My visual and emotional responses to a work for the theatre often kick-off a series of snapshots in my mind from which I make sketches and small mock-up images on Bristol board. As I work, the piece evolves organically, although there are times when I alter my original vision for something more complex, layered, colourful and artistically intense. The creative process for each mixed media work can take a minimum of a month to complete, or as in the case of “Beautiful Thing”, a period of about three months time. Many layers were built up to tell the story, characters had to be placed in exactly the right positions and their gestures used to complement this political tale, and the British council housing in the background had to set the stage for the mood, characterization, and backstory in this collage.
Usually I have a pretty good idea of the colour palette that I’ll be using to match the mood and the message I want to express.
It may change a little along the way when an area of the image needs more “drama”. In some collages, I use a lot of red or yellow to accent certain areas more than others. I am not afraid to use black because you can create mystery, atmosphere and contrast to highlight the dominant figures in the work. A combination of colours can create a visual pattern which serves to liven up the composition.
There is not an abundance of English language theatre here in Quebec, so I rely mainly on recorded productions of plays and visits to the New York City theatres. When last there, I went to see Arthur Miller’s famed drama, A View From the Bridge at the Lyceum Theatre, directed by Ivo Van Hove with a cast from the Young Vic Theatre in London. This powerful play stirred my imagination and strong feelings about the disenfranchised and resulted in a collage work titled, “A View”.

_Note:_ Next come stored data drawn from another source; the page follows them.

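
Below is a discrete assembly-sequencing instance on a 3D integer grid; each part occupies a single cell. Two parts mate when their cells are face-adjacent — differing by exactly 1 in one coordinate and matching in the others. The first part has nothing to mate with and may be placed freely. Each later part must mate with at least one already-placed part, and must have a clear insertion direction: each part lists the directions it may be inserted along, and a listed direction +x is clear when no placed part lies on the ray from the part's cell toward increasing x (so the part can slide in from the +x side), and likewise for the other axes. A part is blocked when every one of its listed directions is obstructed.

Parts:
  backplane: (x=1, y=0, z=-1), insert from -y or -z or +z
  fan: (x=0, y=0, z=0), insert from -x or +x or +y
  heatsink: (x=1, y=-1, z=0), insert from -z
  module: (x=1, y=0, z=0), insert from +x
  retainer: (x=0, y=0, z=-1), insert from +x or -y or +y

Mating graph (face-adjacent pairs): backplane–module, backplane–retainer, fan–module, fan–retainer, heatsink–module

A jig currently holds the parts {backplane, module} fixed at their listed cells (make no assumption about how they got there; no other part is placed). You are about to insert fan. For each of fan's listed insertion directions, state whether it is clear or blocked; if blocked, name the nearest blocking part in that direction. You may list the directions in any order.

+x: blocked by module; +y: clear; -x: clear

-x: ray from fan(0, 0, 0) has no placed part ⇒ clear
+x: nearest on ray is module@(1, 0, 0) ⇒ blocked
+y: ray from fan(0, 0, 0) has no placed part ⇒ clear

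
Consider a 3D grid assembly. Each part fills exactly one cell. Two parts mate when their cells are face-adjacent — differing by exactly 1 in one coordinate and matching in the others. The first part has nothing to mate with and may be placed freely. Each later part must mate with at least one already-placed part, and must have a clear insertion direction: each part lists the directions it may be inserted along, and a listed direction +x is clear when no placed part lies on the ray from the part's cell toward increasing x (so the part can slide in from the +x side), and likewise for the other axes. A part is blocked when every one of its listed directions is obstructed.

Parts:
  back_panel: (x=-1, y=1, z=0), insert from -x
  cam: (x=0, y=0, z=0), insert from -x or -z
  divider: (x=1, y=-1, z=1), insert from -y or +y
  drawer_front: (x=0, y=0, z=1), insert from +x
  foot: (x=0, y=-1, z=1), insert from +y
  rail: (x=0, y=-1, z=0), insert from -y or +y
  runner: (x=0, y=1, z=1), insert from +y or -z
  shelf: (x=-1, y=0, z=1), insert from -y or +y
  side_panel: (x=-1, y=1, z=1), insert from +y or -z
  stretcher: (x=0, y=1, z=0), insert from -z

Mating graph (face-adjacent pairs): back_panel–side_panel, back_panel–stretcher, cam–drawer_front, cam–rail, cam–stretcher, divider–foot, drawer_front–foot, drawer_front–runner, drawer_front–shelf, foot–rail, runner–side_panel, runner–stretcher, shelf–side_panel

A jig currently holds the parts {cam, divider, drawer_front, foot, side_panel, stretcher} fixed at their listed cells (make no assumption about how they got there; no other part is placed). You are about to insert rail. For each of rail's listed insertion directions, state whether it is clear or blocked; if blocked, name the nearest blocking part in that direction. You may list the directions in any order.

+y: blocked by cam; -y: clear

-y: ray from rail(0, -1, 0) has no placed part ⇒ clear
+y: nearest on ray is cam@(0, 0, 0) ⇒ blocked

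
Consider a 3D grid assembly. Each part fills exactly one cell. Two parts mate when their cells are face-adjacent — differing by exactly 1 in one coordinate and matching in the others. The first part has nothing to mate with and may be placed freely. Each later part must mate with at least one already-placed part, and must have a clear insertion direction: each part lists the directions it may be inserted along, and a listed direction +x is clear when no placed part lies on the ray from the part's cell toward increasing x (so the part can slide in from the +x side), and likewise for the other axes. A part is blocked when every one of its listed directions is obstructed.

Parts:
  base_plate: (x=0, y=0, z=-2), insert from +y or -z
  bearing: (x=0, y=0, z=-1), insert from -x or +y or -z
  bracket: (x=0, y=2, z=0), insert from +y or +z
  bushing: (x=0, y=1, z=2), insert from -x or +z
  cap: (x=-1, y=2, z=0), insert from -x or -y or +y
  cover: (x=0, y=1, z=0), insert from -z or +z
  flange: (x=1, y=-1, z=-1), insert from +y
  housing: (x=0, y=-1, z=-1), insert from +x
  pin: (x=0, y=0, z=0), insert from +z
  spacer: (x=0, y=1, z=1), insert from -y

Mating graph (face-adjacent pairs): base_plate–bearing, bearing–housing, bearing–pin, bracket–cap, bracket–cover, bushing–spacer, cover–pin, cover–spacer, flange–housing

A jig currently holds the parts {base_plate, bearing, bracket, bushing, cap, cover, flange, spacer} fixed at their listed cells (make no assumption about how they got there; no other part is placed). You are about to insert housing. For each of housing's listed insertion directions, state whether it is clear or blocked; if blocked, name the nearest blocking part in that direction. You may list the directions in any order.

+x: blocked by flange

+x: nearest on ray is flange@(1, -1, -1) ⇒ blocked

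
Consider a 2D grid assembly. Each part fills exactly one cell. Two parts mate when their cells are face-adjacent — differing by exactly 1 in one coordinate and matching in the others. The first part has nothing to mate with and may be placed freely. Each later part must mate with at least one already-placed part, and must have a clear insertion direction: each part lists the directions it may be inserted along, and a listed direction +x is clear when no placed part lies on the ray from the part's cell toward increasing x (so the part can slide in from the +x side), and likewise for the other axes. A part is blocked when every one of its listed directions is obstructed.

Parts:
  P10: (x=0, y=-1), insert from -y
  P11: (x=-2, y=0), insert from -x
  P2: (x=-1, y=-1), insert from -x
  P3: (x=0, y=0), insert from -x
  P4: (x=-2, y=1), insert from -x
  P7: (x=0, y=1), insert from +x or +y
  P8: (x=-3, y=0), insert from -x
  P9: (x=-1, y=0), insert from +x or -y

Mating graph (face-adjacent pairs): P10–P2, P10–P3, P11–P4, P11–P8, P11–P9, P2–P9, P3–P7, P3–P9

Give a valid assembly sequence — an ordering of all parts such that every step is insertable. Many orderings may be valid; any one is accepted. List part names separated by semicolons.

P10; P3; P9; P2; P7; P11; P4; P8

1. P10@(0, -1) [-y clear] — {P10}
2. P3@(0, 0) [-x clear] — {P10, P3}
3. P9@(-1, 0) [-y clear] — {P10, P3, P9}
4. P2@(-1, -1) [-x clear] — {P10, P2, P3, P9}
5. P7@(0, 1) [+x clear] — {P10, P2, P3, P7, P9}
6. P11@(-2, 0) [-x clear] — {P10, P11, P2, P3, P7, P9}
7. P4@(-2, 1) [-x clear] — {P10, P11, P2, P3, P4, P7, P9}
8. P8@(-3, 0) [-x clear] — {P10, P11, P2, P3, P4, P7, P8, P9}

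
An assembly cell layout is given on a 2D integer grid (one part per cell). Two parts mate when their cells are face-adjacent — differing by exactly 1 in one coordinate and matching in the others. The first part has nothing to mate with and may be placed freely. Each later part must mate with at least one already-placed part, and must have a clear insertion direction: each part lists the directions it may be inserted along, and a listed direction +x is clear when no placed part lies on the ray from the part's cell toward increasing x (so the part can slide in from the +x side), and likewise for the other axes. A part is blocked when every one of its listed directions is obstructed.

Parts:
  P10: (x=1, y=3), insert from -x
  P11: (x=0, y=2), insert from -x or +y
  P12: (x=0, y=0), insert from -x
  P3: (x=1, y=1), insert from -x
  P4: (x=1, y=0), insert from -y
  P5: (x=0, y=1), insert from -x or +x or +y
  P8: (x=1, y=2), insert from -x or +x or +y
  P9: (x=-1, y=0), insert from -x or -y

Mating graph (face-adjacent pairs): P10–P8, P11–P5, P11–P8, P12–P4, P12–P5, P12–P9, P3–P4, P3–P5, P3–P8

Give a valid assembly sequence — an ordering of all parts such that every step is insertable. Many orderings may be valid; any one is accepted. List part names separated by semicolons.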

Recently, I went to see the play Indecent written by Paula Vogel and performed at the Segal Centre in Montreal. One of the main themes of this play speaks to the unfairness of discrimination and points to the many ways that people are targeted for their differences. I came away with a compulsion to honour our right to be ourselves in this world, and from this marvellous play I created the artwork, “Censored.”
The favourite piece in my theatre collection is “Paintings For Sale.” It is my homage to Maud Lewis, a Canadian folk artist whose primitive paintings brought joy to others, while her own life was a living hell. I felt that the glossy movie “Maudie” about her life did not show the truth of her pitiful existence and sugar-coated a psyche filled with ideas of subordination and fear. I discovered the biographical play about Maud Lewis, World Without Shadows by Canadian playwright, Lance Woolaver, and I got in touch with him to discuss his moving work.
He had been a neighbour of Maud Lewis and a collector of her artwork and had written several comprehensive books about her art. While creating the collage, “Paintings For Sale” I tried to pretend that I was Maud Lewis, struggling with her crippling arthritis, living in freezing cold and isolated surroundings, coping with a husband who stole all her money, who starved and abused her, and took great advantage of her trusting nature, and I went to work painting and collaging the window frame edges of my work just as I imagined Maud would have done.